An Evolving Option: IDH-Targeted Therapy
A drug called vorasidenib, taken as a pill once a day, targets the mutant IDH1 and IDH2 proteins that drive oligodendroglioma. The FDA approved it for adults with WHO grade 2 IDH-mutant gliomas after surgery. A randomized trial showed it significantly delayed disease progression compared to placebo in patients who had not yet received radiation or chemotherapy after surgery.
For some grade 2 patients with lower risk, vorasidenib may offer a way to delay radiation and chemotherapy while still slowing tumor growth. It does not replace decades of survival data for chemoradiation. Whether it is right for your situation is a conversation to have with a neuro-oncologist who specializes in IDH-mutant gliomas.
Patients considering clinical trials, including studies comparing vorasidenib to standard chemoradiation or testing new combinations, will find that their molecular markers determine which studies they can join. Our article on finding the right clinical trial for newly diagnosed oligodendroglioma explains how your 1p/19q and IDH status affect which trials you can enter.

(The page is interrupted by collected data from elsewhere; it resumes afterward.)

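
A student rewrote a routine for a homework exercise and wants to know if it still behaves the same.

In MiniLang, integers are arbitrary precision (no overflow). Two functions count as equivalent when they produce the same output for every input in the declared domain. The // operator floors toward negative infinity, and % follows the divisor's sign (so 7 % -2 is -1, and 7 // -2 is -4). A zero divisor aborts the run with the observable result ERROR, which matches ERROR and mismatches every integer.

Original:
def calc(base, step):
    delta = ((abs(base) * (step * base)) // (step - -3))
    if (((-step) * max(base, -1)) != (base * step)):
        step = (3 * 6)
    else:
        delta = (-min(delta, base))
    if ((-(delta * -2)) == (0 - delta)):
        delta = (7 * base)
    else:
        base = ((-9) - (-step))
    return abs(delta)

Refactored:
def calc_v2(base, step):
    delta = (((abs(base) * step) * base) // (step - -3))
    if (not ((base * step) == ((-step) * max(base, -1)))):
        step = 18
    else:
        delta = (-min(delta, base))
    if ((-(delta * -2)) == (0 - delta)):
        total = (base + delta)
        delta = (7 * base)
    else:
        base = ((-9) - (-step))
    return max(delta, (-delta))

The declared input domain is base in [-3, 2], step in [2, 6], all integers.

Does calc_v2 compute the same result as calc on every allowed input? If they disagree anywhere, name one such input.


Behavior is preserved: although arithmetic usage differs, min/max/abs usage differs, local variable names differ, comparison usage differs, statement counts differ, boolean connective usage differs, constant usage differs, the outputs never diverge.
One worked example (base=1, step=2) — calc: delta := 0 | (((-step) * max(base, -1)) != (base * step)): true | step := 18 | ((-(delta * -2)) == (0 - delta)): true | delta := 7 | result 7; calc_v2: delta := 0 | (not ((base * step) == ((-step) * max(base, -1)))): true | step := 18 | ((-(delta * -2)) == (0 - delta)): true | total := 1 | delta := 7 | result 7; agreement on 7.
Sweeping the whole domain (30 inputs) finds no disagreement.
verdict: equivalent


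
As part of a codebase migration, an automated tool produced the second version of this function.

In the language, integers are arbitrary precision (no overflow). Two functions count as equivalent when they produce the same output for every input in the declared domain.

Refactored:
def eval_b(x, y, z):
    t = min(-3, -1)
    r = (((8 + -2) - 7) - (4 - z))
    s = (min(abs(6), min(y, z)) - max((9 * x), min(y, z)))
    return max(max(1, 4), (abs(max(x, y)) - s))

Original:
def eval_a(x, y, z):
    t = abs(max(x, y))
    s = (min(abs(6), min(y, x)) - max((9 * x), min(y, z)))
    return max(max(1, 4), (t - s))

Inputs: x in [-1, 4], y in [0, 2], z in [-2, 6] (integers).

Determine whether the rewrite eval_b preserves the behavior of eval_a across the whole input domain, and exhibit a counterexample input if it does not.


x=-1, y=2, z=2 yields 5 from eval_a but 4 from eval_b.
verdict: not equivalent; witness: x=-1, y=2, z=2


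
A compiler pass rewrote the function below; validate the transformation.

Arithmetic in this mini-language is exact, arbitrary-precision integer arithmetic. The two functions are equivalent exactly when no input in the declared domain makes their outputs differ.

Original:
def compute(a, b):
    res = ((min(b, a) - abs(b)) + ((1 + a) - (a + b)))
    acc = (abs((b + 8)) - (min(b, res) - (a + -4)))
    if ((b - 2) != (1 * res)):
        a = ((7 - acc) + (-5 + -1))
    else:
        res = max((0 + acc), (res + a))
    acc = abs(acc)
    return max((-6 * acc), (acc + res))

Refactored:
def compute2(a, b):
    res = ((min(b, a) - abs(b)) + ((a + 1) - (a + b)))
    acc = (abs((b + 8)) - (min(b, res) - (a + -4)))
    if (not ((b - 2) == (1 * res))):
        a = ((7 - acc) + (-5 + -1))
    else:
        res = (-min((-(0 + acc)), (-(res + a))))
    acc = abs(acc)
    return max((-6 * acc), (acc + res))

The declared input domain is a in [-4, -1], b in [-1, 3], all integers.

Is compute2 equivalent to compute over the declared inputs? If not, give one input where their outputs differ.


Reading the diff, among the changes: comparison usage differs; also min/max/abs usage differs; also boolean connective usage differs.
One worked example (a=-4, b=0) — compute: res = -3; acc = 3; ((b - 2) != (1 * res)) -> true; a = -2; acc = 3; return 0; compute2: res = -3; acc = 3; (not ((b - 2) == (1 * res))) -> true; a = -2; acc = 3; return 0; agreement on 0.
Across all 20 domain points the two functions coincide.
verdict: equivalent


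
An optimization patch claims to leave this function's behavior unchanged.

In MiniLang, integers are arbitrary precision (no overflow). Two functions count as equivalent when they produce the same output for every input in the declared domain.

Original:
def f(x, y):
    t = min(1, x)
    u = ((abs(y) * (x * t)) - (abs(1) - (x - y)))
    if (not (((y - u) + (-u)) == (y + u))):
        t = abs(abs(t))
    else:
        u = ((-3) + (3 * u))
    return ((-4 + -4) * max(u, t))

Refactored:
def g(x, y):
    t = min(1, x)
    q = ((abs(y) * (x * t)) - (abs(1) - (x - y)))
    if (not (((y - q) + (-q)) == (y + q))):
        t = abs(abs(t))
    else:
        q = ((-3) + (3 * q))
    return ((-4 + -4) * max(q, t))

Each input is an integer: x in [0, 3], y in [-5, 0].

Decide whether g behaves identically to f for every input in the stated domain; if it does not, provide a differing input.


The two are interchangeable: local variable names differ, and every declared input agrees.
Spot check at x=2, y=-5 — f: t := 1 | u := 16 | (not (((y - u) + (-u)) == (y + u))): true | t := 1 | result -128. g: t := 1 | q := 16 | (not (((y - q) + (-q)) == (y + q))): true | t := 1 | result -128. Both give -128.
Every one of the 24 inputs gives matching results.
verdict: equivalent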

Monitoring During Active Surveillance
If you and your team choose surveillance after surgery, you will have MRI scans every three to six months at first. Your care team will look for tumor growth, new contrast enhancement (which can suggest higher-grade change), and new symptoms you report between appointments. They should also define upfront what imaging changes or clinical shifts would lead to a recommendation to start active treatment.
The surveillance decision is not locked in. Starting radiation and chemotherapy after a period of monitoring is still an option if the tumor grows or your situation changes. Some patients who initially chose surveillance change their mind as new data emerge or new treatment options become available. The plan stays flexible based on what the tumor does.
Questions to Bring to Your Neuro-Oncology Appointment
- What is my tumor's confirmed WHO grade, IDH mutation status, and 1p/19q co-deletion status?
- How complete was my surgical resection, and how does that factor into your recommendation?
- Based on my risk profile, what is the expected benefit of starting treatment now versus monitoring?
- What are the short- and long-term side effects of radiation and PCV or temozolomide for someone my age?
- Is vorasidenib or a clinical trial appropriate given my specific molecular markers and grade?
- If we choose surveillance, how often will I need MRI scans, and what finding would trigger a shift to active treatment?
When to Talk to Your Doctor
Contact your care team right away if you notice new or worsening headaches, a new seizure, changes in speech, memory problems, weakness on one side, or any other new neurological symptom, whether you are on surveillance or actively in treatment. These signs may point to tumor activity that needs prompt imaging and should not be ignored.
This article is for general information and is not a substitute for medical advice. Always consult your oncologist or care team about your specific situation.